When I ran into my friend, Julie, some time ago, she enthusiastically asked, “What are you writing now?” “Nothing really,” I had to admit. “I haven’t been writing for a while.”
“What?” Julie exclaimed. “Why aren’ t you writing when you do it so well? You are wasting your talent!”
“I have other talents,” I quietly said. From which I derive more satisfaction and joy, I might have added.
Too much effort
Writing is for me a painful and exhausting process. I do not love it. It takes too much effort and insight and passion and discipline. The writing itself is easy enough, but I agonize for several days just getting it all together in my head. And I have to constantly fight the fear that the writing is not good enough. Because each word of praise I receive ups the ante in my attempt to do as well, if not better. I find that writing takes so much of me—or is it off me?
My gift for writing has served me well during my brief stint in advertising, as well as in writing copy for my husband, who was an advertising man. As an activist/organizer, I have written statements, primers, manifestos, speeches, etc. I have also come up with five books.
I do not think I have wasted my talent. I have rendered a good account of it. Although all the writing was done because I had to, or felt the need to, not for the love of it.
The question now is, does “wasting a talent” diminish it? And does non-writing waste the writer?

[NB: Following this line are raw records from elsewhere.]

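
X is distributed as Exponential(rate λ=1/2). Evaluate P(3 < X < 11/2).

P(3 < X < 11/2) = ∫_{3}^{11/2} f(x) dx
where f(x) = \frac{e^{- \frac{x}{2}}}{2}
= - \frac{1}{e^{\frac{11}{4}}} + e^{- \frac{3}{2}}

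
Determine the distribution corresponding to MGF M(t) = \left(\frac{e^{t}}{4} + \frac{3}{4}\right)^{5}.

The MGF M(t) = \left(\frac{e^{t}}{4} + \frac{3}{4}\right)^{5} is the standard form for the Binomial distribution.
Comparing with the known MGF formula identifies: Binomial(n=5, p=1/4)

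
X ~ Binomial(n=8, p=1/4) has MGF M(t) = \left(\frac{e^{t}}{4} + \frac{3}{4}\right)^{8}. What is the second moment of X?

To find E[X^2], compute M^(2)(0):
M^(1)(t) = 2 \left(\frac{e^{t}}{4} + \frac{3}{4}\right)^{7} e^{t}
M^(2)(t) = 2 \left(\frac{e^{t}}{4} + \frac{3}{4}\right)^{7} e^{t} + \frac{7 \left(\frac{e^{t}}{4} + \frac{3}{4}\right)^{6} e^{2 t}}{2}
M^(2)(0) = \frac{11}{2}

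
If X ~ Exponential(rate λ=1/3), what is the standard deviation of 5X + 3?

For X ~ Exponential(rate λ=1/3):
Var(X) = 9
SD(X) = √(Var(X)) = √(9) = 3
SD(5X + 3) = |5| × SD(X) = 5 × 3 = 15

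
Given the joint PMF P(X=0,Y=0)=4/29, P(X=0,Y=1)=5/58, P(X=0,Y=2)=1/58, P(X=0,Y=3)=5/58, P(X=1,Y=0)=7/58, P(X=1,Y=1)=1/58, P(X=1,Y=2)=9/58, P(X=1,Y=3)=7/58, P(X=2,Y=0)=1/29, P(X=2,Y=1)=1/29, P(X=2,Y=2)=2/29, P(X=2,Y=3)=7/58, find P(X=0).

P(X=0) = P(X=0,Y=0) + P(X=0,Y=1) + P(X=0,Y=2) + P(X=0,Y=3)
= 4/29 + 5/58 + 1/58 + 5/58
= 19/58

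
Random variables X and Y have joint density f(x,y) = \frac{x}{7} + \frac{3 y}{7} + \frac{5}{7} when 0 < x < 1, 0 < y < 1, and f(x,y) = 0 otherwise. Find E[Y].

E[Y] = ∫_0^1 ∫_0^1 y × f(x,y) dx dy
= \frac{15}{28}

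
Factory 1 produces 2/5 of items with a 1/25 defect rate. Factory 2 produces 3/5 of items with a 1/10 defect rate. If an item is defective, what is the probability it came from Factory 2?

Using Bayes' theorem:
P(F1) = 2/5, P(D|F1) = 1/25
P(F2) = 3/5, P(D|F2) = 1/10
P(D) = P(D|F1)P(F1) + P(D|F2)P(F2)
     = \frac{19}{250}
P(F2|D) = P(D|F2)P(F2) / P(D)
= \frac{15}{19}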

Just a few weeks ago, my daughter, Oya, noted that of late I had been quite forgetful and often uncharacteristically disorganized. “Perhaps you should see a neurologist,” she suggested. “You might be developing Alzheimers.” The neurologist ordered an MRI and an EEG.
The results gave me a third jolt. My midbrain showed a scattering of tiny blood vessel “strokes” that blocked the passage of blood and oxygen in capillaries to my brain. It is not so bad, he assured me, considering the onset of old age. He prescribed medication to not only strengthen my neurological system, but also to prevent any more blockages and mitigate further deterioration. I had actually been wasting away!
I was told I had to become more active physically, mentally, and socially. I concluded that I had been taking care of everybody and everything else but me. I had been writing, but not for me, not to please myself, not to satisfy my needs, not out of love.
“What did the doctor say?” my husband who was waiting outside asked.
“He said I am no longer as bright as I used to be” I said. “And it could get worse.”
“Don’t worry,” my most loyal fan assured me. “With your brain, it will take a long time before you turn into an idiot.”